Databricks Connect with Azure Event Hubs

1.3k views Asked by At

I'm facing issues while trying to run some Python code on Databricks using databricks-connect and depending on a Maven installed extension (in this case com.microsoft.azure:azure-eventhubs-spark_2.11:2.3.17 found on Databricks official documentation for integration with Azure EventHub

Concerning the connection with databricks-connect, it is all well set up (got "All test passed" with databricks-connect test). The Maven package com.microsoft.azure:azure-eventhubs-spark_2.11:2.3.17 appears to be "Installed" in the Libraries section of my cluster).

The faulty code is this simple one liner:

encrypted_string = sc._jvm.org.apache.spark.eventhubs.EventHubsUtils.encrypt(to_be_encrypted_string)

Producing the following error stack:

INFO - Receiving data from EventHub using Databricks' PySpark...
20/09/29 17:50:57 WARN NativeCodeLoader: Unable to load native-hadoop library for your platform... using builtin-java classes where applicable
Using Spark's default log4j profile: org/apache/spark/log4j-defaults.properties
Setting default log level to "WARN".
To adjust logging level use sc.setLogLevel(newLevel).

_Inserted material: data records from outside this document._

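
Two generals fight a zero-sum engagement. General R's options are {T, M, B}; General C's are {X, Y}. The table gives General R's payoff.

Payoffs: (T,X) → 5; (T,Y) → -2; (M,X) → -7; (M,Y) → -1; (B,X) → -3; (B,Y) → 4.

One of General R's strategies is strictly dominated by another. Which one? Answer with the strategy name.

M

B gives a strictly higher payoff than M against every column: -3 > -7, 4 > -1.
So M is strictly dominated and General R never plays it.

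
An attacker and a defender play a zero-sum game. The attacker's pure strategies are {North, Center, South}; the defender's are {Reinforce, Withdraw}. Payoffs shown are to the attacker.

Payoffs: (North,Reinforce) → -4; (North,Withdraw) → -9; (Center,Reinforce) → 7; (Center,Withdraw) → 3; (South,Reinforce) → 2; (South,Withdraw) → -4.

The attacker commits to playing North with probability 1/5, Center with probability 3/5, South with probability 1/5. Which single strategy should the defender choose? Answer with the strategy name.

Withdraw

If the defender plays Reinforce, the attacker's expected payoff is (1/5)·(-4) + (3/5)·7 + (1/5)·2 = 19/5.
If the defender plays Withdraw, the attacker's expected payoff is (1/5)·(-9) + (3/5)·3 + (1/5)·(-4) = -4/5.
The defender minimizes the attacker's payoff; the smallest is -4/5, so the best response is Withdraw.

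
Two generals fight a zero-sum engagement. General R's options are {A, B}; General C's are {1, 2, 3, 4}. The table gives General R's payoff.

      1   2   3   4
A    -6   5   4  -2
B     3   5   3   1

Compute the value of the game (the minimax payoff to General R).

1

Row minima: A → -6, B → 1; maximin = 1.
Column maxima: 1 → 3, 2 → 5, 3 → 4, 4 → 1; minimax = 1.
Since maximin = minimax = 1, there is a saddle point and the value is 1.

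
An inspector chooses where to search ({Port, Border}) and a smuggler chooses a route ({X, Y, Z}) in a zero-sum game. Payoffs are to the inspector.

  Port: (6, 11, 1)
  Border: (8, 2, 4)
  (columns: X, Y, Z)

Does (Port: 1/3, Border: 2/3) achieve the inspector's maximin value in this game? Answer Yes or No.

Against X this mix gives (1/3)·6 + (2/3)·8 = 22/3.
Against Y this mix gives (1/3)·11 + (2/3)·2 = 5.
Against Z this mix gives (1/3)·1 + (2/3)·4 = 3.
The smuggler will play Z, holding the inspector to 3. Shifting weight toward the row that does better against Z would raise this floor (the equalizing mix achieves 7/2 against both Z and Y), so the proposed strategy is not optimal.

No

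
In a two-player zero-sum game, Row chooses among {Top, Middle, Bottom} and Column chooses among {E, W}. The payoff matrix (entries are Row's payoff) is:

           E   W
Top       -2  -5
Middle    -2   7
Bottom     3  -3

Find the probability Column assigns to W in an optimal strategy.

1/3

Row minima: Top → -5, Middle → -2, Bottom → -3; maximin = -2.
Column maxima: E → 3, W → 7; minimax = 3.
-2 ≠ 3, so there is no saddle point; optimal play is mixed.
Top is strictly dominated by Bottom, so Row never plays it.
On the remaining 2×2 (Middle, Bottom vs E, W):
Let Row play Middle with probability p. Expected payoff against E: (-2)p + 3(1−p) = −5p + 3; against W: 7p + (-3)(1−p) = 10p − 3.
Setting these equal: −5p + 3 = 10p − 3 ⇒ −15p = -6 ⇒ p = 2/5, and the value is (-5)·(2/5) + 3 = 1.
For Column: with q = P(E), equating Middle's and Bottom's payoffs gives −9q + 7 = 6q − 3 ⇒ q = 2/3.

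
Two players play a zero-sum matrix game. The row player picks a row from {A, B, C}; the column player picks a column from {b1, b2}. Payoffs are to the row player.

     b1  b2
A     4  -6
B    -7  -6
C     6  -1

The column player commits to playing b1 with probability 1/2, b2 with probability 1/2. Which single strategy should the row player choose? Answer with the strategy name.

Expected payoff of A: (1/2)·4 + (1/2)·(-6) = -1.
Expected payoff of B: (1/2)·(-7) + (1/2)·(-6) = -13/2.
Expected payoff of C: (1/2)·6 + (1/2)·(-1) = 5/2.
The largest is 5/2, so the row player's best response is C.

C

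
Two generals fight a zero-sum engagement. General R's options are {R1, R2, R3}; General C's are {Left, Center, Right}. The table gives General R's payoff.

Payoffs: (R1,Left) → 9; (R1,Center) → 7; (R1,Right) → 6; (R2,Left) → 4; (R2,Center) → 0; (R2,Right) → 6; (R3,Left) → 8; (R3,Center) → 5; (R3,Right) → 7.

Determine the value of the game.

19/3

Row minima: R1 → 6, R2 → 0, R3 → 5; maximin = 6.
Column maxima: Left → 9, Center → 7, Right → 7; minimax = 7.
6 ≠ 7, so there is no saddle point; optimal play is mixed.
R2 is strictly dominated by R3, so General R never plays it.
Left is strictly dominated by Center (it gives General R strictly more in every row), so General C never plays it.
On the remaining 2×2 (R1, R3 vs Center, Right):
Let General R play R1 with probability p. Expected payoff against Center: 7p + 5(1−p) = 2p + 5; against Right: 6p + 7(1−p) = −p + 7.
Setting these equal: 2p + 5 = −p + 7 ⇒ 3p = 2 ⇒ p = 2/3, and the value is (2)·(2/3) + 5 = 19/3.
For General C: with q = P(Center), equating R1's and R3's payoffs gives q + 6 = −2q + 7 ⇒ q = 1/3.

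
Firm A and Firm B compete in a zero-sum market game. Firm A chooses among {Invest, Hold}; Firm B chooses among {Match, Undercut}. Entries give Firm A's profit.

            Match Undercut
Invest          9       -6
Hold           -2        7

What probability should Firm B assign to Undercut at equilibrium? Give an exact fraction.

11/24

Row minima: Invest → -6, Hold → -2; maximin = -2.
Column maxima: Match → 9, Undercut → 7; minimax = 7.
-2 ≠ 7, so there is no saddle point; optimal play is mixed.
Let Firm A play Invest with probability p. Expected payoff against Match: 9p + (-2)(1−p) = 11p − 2; against Undercut: (-6)p + 7(1−p) = −13p + 7.
Setting these equal: 11p − 2 = −13p + 7 ⇒ 24p = 9 ⇒ p = 3/8, and the value is (11)·(3/8) − 2 = 17/8.
For Firm B: with q = P(Match), equating Invest's and Hold's payoffs gives 15q − 6 = −9q + 7 ⇒ q = 13/24.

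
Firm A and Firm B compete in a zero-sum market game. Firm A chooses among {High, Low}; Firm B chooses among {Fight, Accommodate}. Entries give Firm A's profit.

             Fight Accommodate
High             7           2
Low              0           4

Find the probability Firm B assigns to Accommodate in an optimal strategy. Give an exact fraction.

Row minima: High → 2, Low → 0; maximin = 2.
Column maxima: Fight → 7, Accommodate → 4; minimax = 4.
2 ≠ 4, so there is no saddle point; optimal play is mixed.
Let Firm A play High with probability p. Expected payoff against Fight: 7p + 0(1−p) = 7p; against Accommodate: 2p + 4(1−p) = −2p + 4.
Setting these equal: 7p = −2p + 4 ⇒ 9p = 4 ⇒ p = 4/9, and the value is (7)·(4/9) = 28/9.
For Firm B: with q = P(Fight), equating High's and Low's payoffs gives 5q + 2 = −4q + 4 ⇒ q = 2/9.

7/9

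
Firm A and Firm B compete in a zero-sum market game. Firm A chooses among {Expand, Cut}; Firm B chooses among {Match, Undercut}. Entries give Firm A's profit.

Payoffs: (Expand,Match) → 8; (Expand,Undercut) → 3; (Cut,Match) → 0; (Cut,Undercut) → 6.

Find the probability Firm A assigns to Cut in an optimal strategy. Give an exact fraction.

Row minima: Expand → 3, Cut → 0; maximin = 3.
Column maxima: Match → 8, Undercut → 6; minimax = 6.
3 ≠ 6, so there is no saddle point; optimal play is mixed.
Let Firm A play Expand with probability p. Expected payoff against Match: 8p + 0(1−p) = 8p; against Undercut: 3p + 6(1−p) = −3p + 6.
Setting these equal: 8p = −3p + 6 ⇒ 11p = 6 ⇒ p = 6/11, and the value is (8)·(6/11) = 48/11.
For Firm B: with q = P(Match), equating Expand's and Cut's payoffs gives 5q + 3 = −6q + 6 ⇒ q = 3/11.

5/11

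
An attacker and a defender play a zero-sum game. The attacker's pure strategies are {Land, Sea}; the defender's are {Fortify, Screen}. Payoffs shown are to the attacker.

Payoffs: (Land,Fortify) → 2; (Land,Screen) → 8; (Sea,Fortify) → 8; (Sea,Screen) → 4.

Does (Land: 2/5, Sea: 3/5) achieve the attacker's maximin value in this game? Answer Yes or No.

Against Fortify this mix gives (2/5)·2 + (3/5)·8 = 28/5.
Against Screen this mix gives (2/5)·8 + (3/5)·4 = 28/5.
All of the defender's active replies (Fortify, Screen) yield 28/5, and no column does worse for the attacker. The mix makes the defender indifferent and guarantees 28/5, so it is optimal.

Yes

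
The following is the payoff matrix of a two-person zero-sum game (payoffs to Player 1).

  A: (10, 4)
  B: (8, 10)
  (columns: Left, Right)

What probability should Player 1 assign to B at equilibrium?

Row minima: A → 4, B → 8; maximin = 8.
Column maxima: Left → 10, Right → 10; minimax = 10.
8 ≠ 10, so there is no saddle point; optimal play is mixed.
Let Player 1 play A with probability p. Expected payoff against Left: 10p + 8(1−p) = 2p + 8; against Right: 4p + 10(1−p) = −6p + 10.
Setting these equal: 2p + 8 = −6p + 10 ⇒ 8p = 2 ⇒ p = 1/4, and the value is (2)·(1/4) + 8 = 17/2.
For Player 2: with q = P(Left), equating A's and B's payoffs gives 6q + 4 = −2q + 10 ⇒ q = 3/4.

3/4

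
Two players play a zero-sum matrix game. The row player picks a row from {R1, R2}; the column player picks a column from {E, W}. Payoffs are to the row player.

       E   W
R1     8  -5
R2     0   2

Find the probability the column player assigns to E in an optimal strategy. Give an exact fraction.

7/15

Row minima: R1 → -5, R2 → 0; maximin = 0.
Column maxima: E → 8, W → 2; minimax = 2.
0 ≠ 2, so there is no saddle point; optimal play is mixed.
Let the row player play R1 with probability p. Expected payoff against E: 8p + 0(1−p) = 8p; against W: (-5)p + 2(1−p) = −7p + 2.
Setting these equal: 8p = −7p + 2 ⇒ 15p = 2 ⇒ p = 2/15, and the value is (8)·(2/15) = 16/15.
For the column player: with q = P(E), equating R1's and R2's payoffs gives 13q − 5 = −2q + 2 ⇒ q = 7/15.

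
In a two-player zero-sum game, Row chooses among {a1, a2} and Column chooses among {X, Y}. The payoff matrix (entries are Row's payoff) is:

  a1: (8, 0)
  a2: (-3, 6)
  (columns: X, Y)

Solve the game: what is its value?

48/17

Row minima: a1 → 0, a2 → -3; maximin = 0.
Column maxima: X → 8, Y → 6; minimax = 6.
0 ≠ 6, so there is no saddle point; optimal play is mixed.
Let Row play a1 with probability p. Expected payoff against X: 8p + (-3)(1−p) = 11p − 3; against Y: 0p + 6(1−p) = −6p + 6.
Setting these equal: 11p − 3 = −6p + 6 ⇒ 17p = 9 ⇒ p = 9/17, and the value is (11)·(9/17) − 3 = 48/17.
For Column: with q = P(X), equating a1's and a2's payoffs gives 8q = −9q + 6 ⇒ q = 6/17.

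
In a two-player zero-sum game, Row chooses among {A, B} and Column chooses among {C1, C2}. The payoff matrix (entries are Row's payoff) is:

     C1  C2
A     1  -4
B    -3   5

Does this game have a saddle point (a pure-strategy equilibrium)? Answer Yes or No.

No

Row minima: A → -4, B → -3; maximin = -3.
Column maxima: C1 → 1, C2 → 5; minimax = 1.
-3 ≠ 1, so no pure-strategy equilibrium exists.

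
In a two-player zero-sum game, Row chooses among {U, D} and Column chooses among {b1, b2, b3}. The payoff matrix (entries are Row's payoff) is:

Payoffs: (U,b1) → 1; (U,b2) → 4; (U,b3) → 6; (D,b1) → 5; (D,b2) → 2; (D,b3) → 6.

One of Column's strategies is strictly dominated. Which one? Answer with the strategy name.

b3

b1 holds Row's payoff strictly below b3 in every row: 1 < 6, 5 < 6.
So b3 is strictly dominated for Column.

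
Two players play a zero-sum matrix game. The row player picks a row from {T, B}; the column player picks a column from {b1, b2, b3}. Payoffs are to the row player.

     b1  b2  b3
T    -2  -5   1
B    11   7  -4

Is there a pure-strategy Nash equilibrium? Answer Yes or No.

No

Row minima: T → -5, B → -4; maximin = -4.
Column maxima: b1 → 11, b2 → 7, b3 → 1; minimax = 1.
-4 ≠ 1, so no pure-strategy equilibrium exists.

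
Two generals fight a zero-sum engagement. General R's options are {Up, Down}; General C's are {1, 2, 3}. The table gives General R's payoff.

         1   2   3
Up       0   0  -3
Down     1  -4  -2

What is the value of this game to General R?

Row minima: Up → -3, Down → -4; maximin = -3.
Column maxima: 1 → 1, 2 → 0, 3 → -2; minimax = -2.
-3 ≠ -2, so there is no saddle point; optimal play is mixed.
1 is strictly dominated by 3 (it gives General R strictly more in every row), so General C never plays it.
On the remaining 2×2 (Up, Down vs 2, 3):
Let General R play Up with probability p. Expected payoff against 2: 0p + (-4)(1−p) = 4p − 4; against 3: (-3)p + (-2)(1−p) = −p − 2.
Setting these equal: 4p − 4 = −p − 2 ⇒ 5p = 2 ⇒ p = 2/5, and the value is (4)·(2/5) − 4 = -12/5.
For General C: with q = P(2), equating Up's and Down's payoffs gives 3q − 3 = −2q − 2 ⇒ q = 1/5.

-12/5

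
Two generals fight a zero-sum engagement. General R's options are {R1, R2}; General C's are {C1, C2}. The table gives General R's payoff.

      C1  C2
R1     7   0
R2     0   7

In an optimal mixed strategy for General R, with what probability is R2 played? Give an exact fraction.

1/2

Row minima: R1 → 0, R2 → 0; maximin = 0.
Column maxima: C1 → 7, C2 → 7; minimax = 7.
0 ≠ 7, so there is no saddle point; optimal play is mixed.
Let General R play R1 with probability p. Expected payoff against C1: 7p + 0(1−p) = 7p; against C2: 0p + 7(1−p) = −7p + 7.
Setting these equal: 7p = −7p + 7 ⇒ 14p = 7 ⇒ p = 1/2, and the value is (7)·(1/2) = 7/2.
For General C: with q = P(C1), equating R1's and R2's payoffs gives 7q = −7q + 7 ⇒ q = 1/2.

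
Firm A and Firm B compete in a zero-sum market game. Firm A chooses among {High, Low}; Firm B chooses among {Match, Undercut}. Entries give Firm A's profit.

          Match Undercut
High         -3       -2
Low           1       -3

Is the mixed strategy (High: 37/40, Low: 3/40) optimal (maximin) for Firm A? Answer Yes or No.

Against Match this mix gives (37/40)·(-3) + (3/40)·1 = -27/10.
Against Undercut this mix gives (37/40)·(-2) + (3/40)·(-3) = -83/40.
Firm B will play Match, holding Firm A to -27/10. Shifting weight toward the row that does better against Match would raise this floor (the equalizing mix achieves -11/5 against both Match and Undercut), so the proposed strategy is not optimal.

No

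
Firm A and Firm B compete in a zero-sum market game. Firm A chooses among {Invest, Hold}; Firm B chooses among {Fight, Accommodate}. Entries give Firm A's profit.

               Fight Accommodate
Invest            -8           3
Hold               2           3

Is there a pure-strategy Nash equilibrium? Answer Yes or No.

Yes

Row minima: Invest → -8, Hold → 2; maximin = 2.
Column maxima: Fight → 2, Accommodate → 3; minimax = 2.
maximin = minimax = 2, so a saddle point exists.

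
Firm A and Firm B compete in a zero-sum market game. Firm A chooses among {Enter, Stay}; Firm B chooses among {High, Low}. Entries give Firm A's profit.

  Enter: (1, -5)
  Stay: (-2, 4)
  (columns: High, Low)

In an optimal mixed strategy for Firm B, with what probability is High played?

3/4

Row minima: Enter → -5, Stay → -2; maximin = -2.
Column maxima: High → 1, Low → 4; minimax = 1.
-2 ≠ 1, so there is no saddle point; optimal play is mixed.
Let Firm A play Enter with probability p. Expected payoff against High: 1p + (-2)(1−p) = 3p − 2; against Low: (-5)p + 4(1−p) = −9p + 4.
Setting these equal: 3p − 2 = −9p + 4 ⇒ 12p = 6 ⇒ p = 1/2, and the value is (3)·(1/2) − 2 = -1/2.
For Firm B: with q = P(High), equating Enter's and Stay's payoffs gives 6q − 5 = −6q + 4 ⇒ q = 3/4.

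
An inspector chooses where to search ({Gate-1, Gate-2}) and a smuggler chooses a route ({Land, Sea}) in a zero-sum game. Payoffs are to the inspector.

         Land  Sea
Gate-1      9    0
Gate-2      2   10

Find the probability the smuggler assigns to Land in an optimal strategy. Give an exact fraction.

Row minima: Gate-1 → 0, Gate-2 → 2; maximin = 2.
Column maxima: Land → 9, Sea → 10; minimax = 9.
2 ≠ 9, so there is no saddle point; optimal play is mixed.
Let the inspector play Gate-1 with probability p. Expected payoff against Land: 9p + 2(1−p) = 7p + 2; against Sea: 0p + 10(1−p) = −10p + 10.
Setting these equal: 7p + 2 = −10p + 10 ⇒ 17p = 8 ⇒ p = 8/17, and the value is (7)·(8/17) + 2 = 90/17.
For the smuggler: with q = P(Land), equating Gate-1's and Gate-2's payoffs gives 9q = −8q + 10 ⇒ q = 10/17.

10/17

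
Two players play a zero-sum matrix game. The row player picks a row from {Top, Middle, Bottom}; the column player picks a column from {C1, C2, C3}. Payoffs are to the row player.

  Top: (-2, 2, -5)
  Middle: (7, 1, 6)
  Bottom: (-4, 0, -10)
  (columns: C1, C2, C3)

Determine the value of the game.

17/12

Row minima: Top → -5, Middle → 1, Bottom → -10; maximin = 1.
Column maxima: C1 → 7, C2 → 2, C3 → 6; minimax = 2.
1 ≠ 2, so there is no saddle point; optimal play is mixed.
Bottom is strictly dominated by Top, so the row player never plays it.
C1 is strictly dominated by C3 (it gives the row player strictly more in every row), so the column player never plays it.
On the remaining 2×2 (Top, Middle vs C2, C3):
Let the row player play Top with probability p. Expected payoff against C2: 2p + 1(1−p) = p + 1; against C3: (-5)p + 6(1−p) = −11p + 6.
Setting these equal: p + 1 = −11p + 6 ⇒ 12p = 5 ⇒ p = 5/12, and the value is (1)·(5/12) + 1 = 17/12.
For the column player: with q = P(C2), equating Top's and Middle's payoffs gives 7q − 5 = −5q + 6 ⇒ q = 11/12.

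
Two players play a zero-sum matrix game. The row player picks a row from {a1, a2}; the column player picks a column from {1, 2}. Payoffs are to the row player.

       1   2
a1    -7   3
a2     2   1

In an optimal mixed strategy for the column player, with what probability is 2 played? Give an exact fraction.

Row minima: a1 → -7, a2 → 1; maximin = 1.
Column maxima: 1 → 2, 2 → 3; minimax = 2.
1 ≠ 2, so there is no saddle point; optimal play is mixed.
Let the row player play a1 with probability p. Expected payoff against 1: (-7)p + 2(1−p) = −9p + 2; against 2: 3p + 1(1−p) = 2p + 1.
Setting these equal: −9p + 2 = 2p + 1 ⇒ −11p = -1 ⇒ p = 1/11, and the value is (-9)·(1/11) + 2 = 13/11.
For the column player: with q = P(1), equating a1's and a2's payoffs gives −10q + 3 = q + 1 ⇒ q = 2/11.

9/11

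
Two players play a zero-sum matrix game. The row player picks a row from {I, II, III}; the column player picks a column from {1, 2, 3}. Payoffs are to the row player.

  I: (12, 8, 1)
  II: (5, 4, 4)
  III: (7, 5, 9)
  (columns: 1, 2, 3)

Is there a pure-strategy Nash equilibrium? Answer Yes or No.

No

Row minima: I → 1, II → 4, III → 5; maximin = 5.
Column maxima: 1 → 12, 2 → 8, 3 → 9; minimax = 8.
5 ≠ 8, so no pure-strategy equilibrium exists.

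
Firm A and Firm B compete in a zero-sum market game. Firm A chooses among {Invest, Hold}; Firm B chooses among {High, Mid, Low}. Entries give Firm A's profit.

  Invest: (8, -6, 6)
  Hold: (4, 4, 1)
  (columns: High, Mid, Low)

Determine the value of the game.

2

Row minima: Invest → -6, Hold → 1; maximin = 1.
Column maxima: High → 8, Mid → 4, Low → 6; minimax = 4.
1 ≠ 4, so there is no saddle point; optimal play is mixed.
High is strictly dominated by Low (it gives Firm A strictly more in every row), so Firm B never plays it.
On the remaining 2×2 (Invest, Hold vs Mid, Low):
Let Firm A play Invest with probability p. Expected payoff against Mid: (-6)p + 4(1−p) = −10p + 4; against Low: 6p + 1(1−p) = 5p + 1.
Setting these equal: −10p + 4 = 5p + 1 ⇒ −15p = -3 ⇒ p = 1/5, and the value is (-10)·(1/5) + 4 = 2.
For Firm B: with q = P(Mid), equating Invest's and Hold's payoffs gives −12q + 6 = 3q + 1 ⇒ q = 1/3.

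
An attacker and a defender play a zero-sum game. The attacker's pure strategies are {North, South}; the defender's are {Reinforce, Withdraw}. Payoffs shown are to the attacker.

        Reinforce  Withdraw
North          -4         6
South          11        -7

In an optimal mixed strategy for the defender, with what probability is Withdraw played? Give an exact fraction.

15/28

Row minima: North → -4, South → -7; maximin = -4.
Column maxima: Reinforce → 11, Withdraw → 6; minimax = 6.
-4 ≠ 6, so there is no saddle point; optimal play is mixed.
Let the attacker play North with probability p. Expected payoff against Reinforce: (-4)p + 11(1−p) = −15p + 11; against Withdraw: 6p + (-7)(1−p) = 13p − 7.
Setting these equal: −15p + 11 = 13p − 7 ⇒ −28p = -18 ⇒ p = 9/14, and the value is (-15)·(9/14) + 11 = 19/14.
For the defender: with q = P(Reinforce), equating North's and South's payoffs gives −10q + 6 = 18q − 7 ⇒ q = 13/28.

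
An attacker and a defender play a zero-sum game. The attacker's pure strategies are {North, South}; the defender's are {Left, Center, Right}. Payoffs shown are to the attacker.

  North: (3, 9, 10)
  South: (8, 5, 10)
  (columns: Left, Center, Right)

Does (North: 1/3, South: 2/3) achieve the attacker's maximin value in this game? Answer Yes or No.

Yes

Against Left this mix gives (1/3)·3 + (2/3)·8 = 19/3.
Against Center this mix gives (1/3)·9 + (2/3)·5 = 19/3.
Against Right this mix gives (1/3)·10 + (2/3)·10 = 10.
All of the defender's active replies (Left, Center) yield 19/3, and no column does worse for the attacker. The mix makes the defender indifferent and guarantees 19/3, so it is optimal.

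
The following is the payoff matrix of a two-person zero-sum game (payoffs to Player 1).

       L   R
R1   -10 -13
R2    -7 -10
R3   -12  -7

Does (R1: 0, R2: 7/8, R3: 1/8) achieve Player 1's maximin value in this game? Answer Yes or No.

Against L this mix gives (7/8)·(-7) + (1/8)·(-12) = -61/8.
Against R this mix gives (7/8)·(-10) + (1/8)·(-7) = -77/8.
Player 2 will play R, holding Player 1 to -77/8. Shifting weight toward the row that does better against R would raise this floor (the equalizing mix achieves -71/8 against both R and L), so the proposed strategy is not optimal.

No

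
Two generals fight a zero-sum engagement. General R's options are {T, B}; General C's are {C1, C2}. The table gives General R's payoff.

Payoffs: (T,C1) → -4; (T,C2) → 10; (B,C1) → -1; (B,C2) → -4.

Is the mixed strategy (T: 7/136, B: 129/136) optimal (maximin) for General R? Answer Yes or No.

No

Against C1 this mix gives (7/136)·(-4) + (129/136)·(-1) = -157/136.
Against C2 this mix gives (7/136)·10 + (129/136)·(-4) = -223/68.
General C will play C2, holding General R to -223/68. Shifting weight toward the row that does better against C2 would raise this floor (the equalizing mix achieves -26/17 against both C2 and C1), so the proposed strategy is not optimal.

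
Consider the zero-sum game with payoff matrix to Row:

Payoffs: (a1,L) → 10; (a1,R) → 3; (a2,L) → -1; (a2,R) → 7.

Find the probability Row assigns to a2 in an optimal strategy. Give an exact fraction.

7/15

Row minima: a1 → 3, a2 → -1; maximin = 3.
Column maxima: L → 10, R → 7; minimax = 7.
3 ≠ 7, so there is no saddle point; optimal play is mixed.
Let Row play a1 with probability p. Expected payoff against L: 10p + (-1)(1−p) = 11p − 1; against R: 3p + 7(1−p) = −4p + 7.
Setting these equal: 11p − 1 = −4p + 7 ⇒ 15p = 8 ⇒ p = 8/15, and the value is (11)·(8/15) − 1 = 73/15.
For Column: with q = P(L), equating a1's and a2's payoffs gives 7q + 3 = −8q + 7 ⇒ q = 4/15.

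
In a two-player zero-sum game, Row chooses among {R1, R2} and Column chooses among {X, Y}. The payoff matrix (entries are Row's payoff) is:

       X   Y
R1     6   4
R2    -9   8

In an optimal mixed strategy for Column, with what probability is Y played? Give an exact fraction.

Row minima: R1 → 4, R2 → -9; maximin = 4.
Column maxima: X → 6, Y → 8; minimax = 6.
4 ≠ 6, so there is no saddle point; optimal play is mixed.
Let Row play R1 with probability p. Expected payoff against X: 6p + (-9)(1−p) = 15p − 9; against Y: 4p + 8(1−p) = −4p + 8.
Setting these equal: 15p − 9 = −4p + 8 ⇒ 19p = 17 ⇒ p = 17/19, and the value is (15)·(17/19) − 9 = 84/19.
For Column: with q = P(X), equating R1's and R2's payoffs gives 2q + 4 = −17q + 8 ⇒ q = 4/19.

15/19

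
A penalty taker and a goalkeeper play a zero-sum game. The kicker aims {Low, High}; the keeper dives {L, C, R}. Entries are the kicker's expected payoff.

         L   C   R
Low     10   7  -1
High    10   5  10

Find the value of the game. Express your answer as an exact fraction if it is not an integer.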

For SparkR, use setLogLevel(newLevel).
20/09/29 17:50:59 WARN MetricsSystem: Using default name SparkStatusTracker for source because neither spark.metrics.namespace nor spark.app.id is set.
Traceback (most recent call last):
  File "C:\Users\my_user\Desktop\projectABC\src\my_folder\my_project\cli.py", line 86, in <module>
    connector()
  File "C:\Users\my_user\Desktop\projectABC\.venv\lib\site-packages\click\core.py", line 829, in __call__
    return self.main(*args, **kwargs)
  File "C:\Users\my_user\Desktop\projectABC\.venv\lib\site-packages\click\core.py", line 782, in main
    rv = self.invoke(ctx)
  File "C:\Users\my_user\Desktop\projectABC\.venv\lib\site-packages\click\core.py", line 1259, in invoke
    return _process_result(sub_ctx.command.invoke(sub_ctx))
  File "C:\Users\my_user\Desktop\projectABC\.venv\lib\site-packages\click\core.py", line 1259, in invoke
    return _process_result(sub_ctx.command.invoke(sub_ctx))
  File "C:\Users\my_user\Desktop\projectABC\.venv\lib\site-packages\click\core.py", line 1066, in invoke
    return ctx.invoke(self.callback, **ctx.params)
  File "C:\Users\my_user\Desktop\projectABC\.venv\lib\site-packages\click\core.py", line 610, in invoke
    return callback(*args, **kwargs)
  File "C:\Users\my_user\Desktop\projectABC\src\my_folder\my_project\cli.py", line 43, in test_data_process
    prediction_connector.process_upstream_data()
  File "c:\users\my_user\Desktop\projectABC\src\my_folder\my_project\command.py", line 224, in process_upstream_data
    df = eventhub_consumer.receive_data_with_pyspark()
  File "c:\users\my_user\Desktop\projectABC\src\my_folder\my_project\command.py", line 406, in receive_data_with_pyspark
    eventhub_config = self._populate_pyspark_eventhub_config_file(spark_context=sc)
  File "c:\users\my_user\Desktop\projectABC\src\my_folder\my_project\command.py", line 428, in _populate_pyspark_eventhub_config_file
    eventhub_config = {'eventhubs.connectionString': spark_context._jvm.org.apache.spark.eventhubs.EventHubsUtils.encrypt(self.config.connection_string)} 
TypeError: 'JavaPackage' object is not callable

Am I missing something obvious here about the Maven package installation ? Is there an extra step for using it with Python ? Thanks for your help !

1

There are 1 answers

2
nefo_x On BEST ANSWER

Functionality has some limitations:

The following Databricks features and third-party platforms are unsupported:

  • The following Databricks Utilities: credentials, library, notebook workflow, and widgets.
  • Structured Streaming (including Azure Event Hubs)
  • Running arbitrary code that is not a part of a Spark job on the remote cluster.
  • Native Scala, Python, and R APIs for Delta table operations (for example, DeltaTable.forPath). However, the SQL API (spark.sql(...)) with Delta Lake operations and the regular Spark API (for example, spark.read.load) on Delta tables are both supported.

Besides, with Databricks Connect you have to have all of the libraries in the local classpath as well. Typical scenario is when all non-Spark dependencies are packaged into jar-with-dependencies.